Brookville Hotel: As should not be unexpected at this point, the Brookville Hotel is rooted deep in history. The Hotel traces its origins back to 1870. Though limited in its choices to fried chicken and its fixings, Brookville has had over a century to perfect their recipe, and it shows.
Ike’s Place Bar & Grill: A casual, family-oriented dining locale, Ike’s place serves a range of options, from wings to burgers to steak.
M&R Grill: Similar to Ike’s Place in both menu and atmosphere, M&R is a local congregant where it is not unusual to see locals talking cross table at one another or greeting new arrivals as they walk in the door.
The Great Plains Theatre: The Great Plains Theatre (GPT) and the broader community suffered a blow when the theatre’s historic building – which dated back to 1882 – was lost in a fire in 2014. Inevitably, concerns and questions about the future of the Theatre rapidly emerged. Thankfully, in the years since the fire the theatre has fought to rebuild and revitalize with strong support from the community. Now located in a new theatre and in the midst of their 25th season, GPT has looked to regained its footing.
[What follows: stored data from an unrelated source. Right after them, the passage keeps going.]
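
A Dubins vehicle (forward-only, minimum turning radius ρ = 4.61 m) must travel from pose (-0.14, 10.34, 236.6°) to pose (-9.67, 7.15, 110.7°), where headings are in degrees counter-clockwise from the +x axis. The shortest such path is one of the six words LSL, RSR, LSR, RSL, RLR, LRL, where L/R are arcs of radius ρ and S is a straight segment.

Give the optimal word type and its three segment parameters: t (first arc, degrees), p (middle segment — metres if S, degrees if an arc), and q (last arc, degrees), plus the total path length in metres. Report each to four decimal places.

LRL: t = 55.4351°, p = 209.3712°, q = 28.0361°, L = 23.5620 m

Let ψ = atan2(Δy, Δx) = atan2(-3.19, -9.53) = -161.4929° be the start→goal bearing.
Normalize: d = |goal − start| / ρ = 10.049726/4.61 = 2.179984, α = (θ_start − ψ) mod 360° = 38.0929° = 0.664847 rad, β = (θ_goal − ψ) mod 360° = 272.1929° = 4.750663 rad.
Common terms: sin α = 0.616939, cos α = 0.787011, sin β = -0.999268, cos β = 0.038265, cos(α−β) = -0.586372, d² = 4.752330. Work in radians in the unit-radius frame; every candidate has L = ρ·(t + p + q).
LSL: p² = 2 + d² − 2cos(α−β) + 2d(sin α − sin β) = 14.971684; p = √p² = 3.869326; φ = atan2(cos β − cos α, d + sin α − sin β) = -0.194737 rad; t = (φ − α) mod 2π = 5.423601 rad, q = (β − φ) mod 2π = 4.945400 rad → L = 4.61·(5.423601 + 3.869326 + 4.945400) = 4.61·14.238327 = 65.638688 m
RSR: p² = 2 + d² − 2cos(α−β) + 2d(sin β − sin α) = 0.878466; p = √p² = 0.937265; φ = atan2(cos α − cos β, d − sin α + sin β) = 0.925402 rad; t = (α − φ) mod 2π = 6.022630 rad, q = (φ − β) mod 2π = 2.457925 rad → L = 4.61·(6.022630 + 0.937265 + 2.457925) = 4.61·9.417820 = 43.416151 m
LSR: p² = d² − 2 + 2cos(α−β) + 2d(sin α + sin β) = -0.087356 < 0 → infeasible
RSL: p² = d² − 2 + 2cos(α−β) − 2d(sin α + sin β) = 3.246527; p = √p² = 1.801812; φ = atan2(cos α + cos β, d − sin α − sin β) − atan2(2, p) = -0.525890 rad; t = (α − φ) mod 2π = 1.190737 rad, q = (β − φ) mod 2π = 5.276553 rad → L = 4.61·(1.190737 + 1.801812 + 5.276553) = 4.61·8.269103 = 38.120563 m
RLR: c = (6 − d² + 2cos(α−β) + 2d(sin α − sin β))/8 = 0.890192; p = 2π − arccos c = 5.810155 rad; φ = atan2(cos α − cos β, d − sin α + sin β) = 0.925402 rad; t = (α − φ + p/2) mod 2π = 2.644522 rad, q = (α − β − t + p) mod 2π = 5.363002 rad → L = 4.61·(2.644522 + 5.810155 + 5.363002) = 4.61·13.817679 = 63.699500 m
LRL: c = (6 − d² + 2cos(α−β) − 2d(sin α − sin β))/8 = -0.871460; p = 2π − arccos c = 3.654217 rad; φ = atan2(cos β − cos α, d + sin α − sin β) = -0.194737 rad; t = (φ − α + p/2) mod 2π = 0.967525 rad, q = (β − α − t + p) mod 2π = 0.489323 rad → L = 4.61·(0.967525 + 3.654217 + 0.489323) = 4.61·5.111064 = 23.562005 m
Shortest: LRL with L = 23.562005 m ≈ 23.5620 m
Convert LRL to answer units (arcs ×180/π): t = 0.967525·180/π = 55.4351°, p = 3.654217·180/π = 209.3712°, q = 0.489323·180/π = 28.0361°, L = 23.5620 m.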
With a robust youth program as well as professional shows, GPT is a hidden gem of Abilene. As someone who went to performances of “Pirates of Penzance,” “Disaster!” and “Joseph and the Amazing Technicolor Dreamcoat” over the summer, I can well attest to their skill and versatility in moving between shows. I highly recommend stopping by to watch any show being performed.
Eisenhower Presidential Library, Museum, and Boyhood Home: Of course no list of Abilene could be complete without the Eisenhower Presidential Library, Museum, and Boyhood Home. One of the 14 presidential libraries that dot the country, the Eisenhower Presidential Library also preserves the home Ike grew up in on their grounds. As well, the burial place for the 34th President, his wife Mamie and their firstborn son Doud is located on the grounds of the Museum. After undergoing extensive renovations, the museum reopened July 29 featuring new interactive exhibits. The museum will be formally rededicated Oct. 12.